Tu giustamente osservi, cara Rossella: “il Papa fa il Papa”. Quindi invoca la pace, l’amore, la concordia, la fratellanza. È vero. Ma proprio perché fa il Papa, e non un semplice pretino di provincia, ci si aspetta qualcosa di più. Una parola che sia sì spirituale, ma anche all’altezza della realtà. Una parola che non si limiti a consolare, ma che sappia anche interpretare il mondo. Vengo al punto che più ti scandalizza. Sì, ho usato un termine volgare. Non lo nego. E non mi nascondo dietro un dito. È stato un errore grossolano. Sì, ammetto che è stato un eccesso, un termine fuori misura, che ha finito per oscurare il senso del ragionamento che stavo facendo. Questo lo riconosco senza difficoltà. Ma attenzione: un sostantivo sbagliato non rende sbagliato tutto il pensiero. Rivendico il diritto di criticare il Papa. Il Papa non è Dio. È un uomo, un leader religioso, una figura pubblica che interviene nel dibattito mondiale.

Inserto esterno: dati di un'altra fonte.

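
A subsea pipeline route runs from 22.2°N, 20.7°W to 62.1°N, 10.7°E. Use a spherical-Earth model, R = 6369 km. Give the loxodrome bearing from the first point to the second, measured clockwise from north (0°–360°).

Meridional parts: M(φ₁)=+0.3975, M(φ₂)=+1.3927 → ΔM = +0.9952;  Δλ = +0.5480 rad
tan C = Δλ / ΔM = +0.5507 → C = 28.84°

28.8°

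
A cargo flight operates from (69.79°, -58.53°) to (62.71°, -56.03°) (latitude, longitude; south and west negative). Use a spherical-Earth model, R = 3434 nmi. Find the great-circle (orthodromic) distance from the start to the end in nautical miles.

429 nmi

Haversine: a = sin²(Δφ/2)+cos φ₁ cos φ₂ sin²(Δλ/2) = 0.00389;  σ = 2·atan2(√a,√(1−a))
σ = 7.150° → d = Rσ = 3434·0.12479 = 429 nmi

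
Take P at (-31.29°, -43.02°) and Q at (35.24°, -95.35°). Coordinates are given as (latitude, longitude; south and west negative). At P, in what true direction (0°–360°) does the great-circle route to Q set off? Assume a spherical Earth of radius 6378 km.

θ = atan2( sin Δλ·cos φ₂ ,  cos φ₁ sin φ₂ − sin φ₁ cos φ₂ cos Δλ )
  = atan2(-0.6465, +0.7523) = 319.33°

319.3°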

E come tale può essere discusso, contestato, giudicato.
Se venisse negata tale libertà, non saremmo più una democrazia né un ordinamento che si fonda anche sulla laicità. Viviamo in un’epoca in cui si pretende di rendere intoccabili alcune figure, di sottrarle al confronto, di blindarle dietro un’aura di sacralità che dovrebbe impedire qualsiasi critica. Io non ci sto. Non ci sono zone franche nel dibattito pubblico.
Puntualizzato questo, non sono cieco. So bene che il pontificato è iniziato da poco, che ogni Papa ha bisogno di tempo per trovare una propria cifra, un proprio equilibrio, una propria voce. Non ho difficoltà a riconoscere che siamo ancora in una fase iniziale e che, forse, certi giudizi potranno essere rivisti alla luce di un percorso più lungo. Ma questo non mi impedisce di dichiarare ciò che penso. Perché il punto, cara Rossella, è sempre lo stesso: si può sbagliare una parola, ma non si deve rinunciare a un’idea.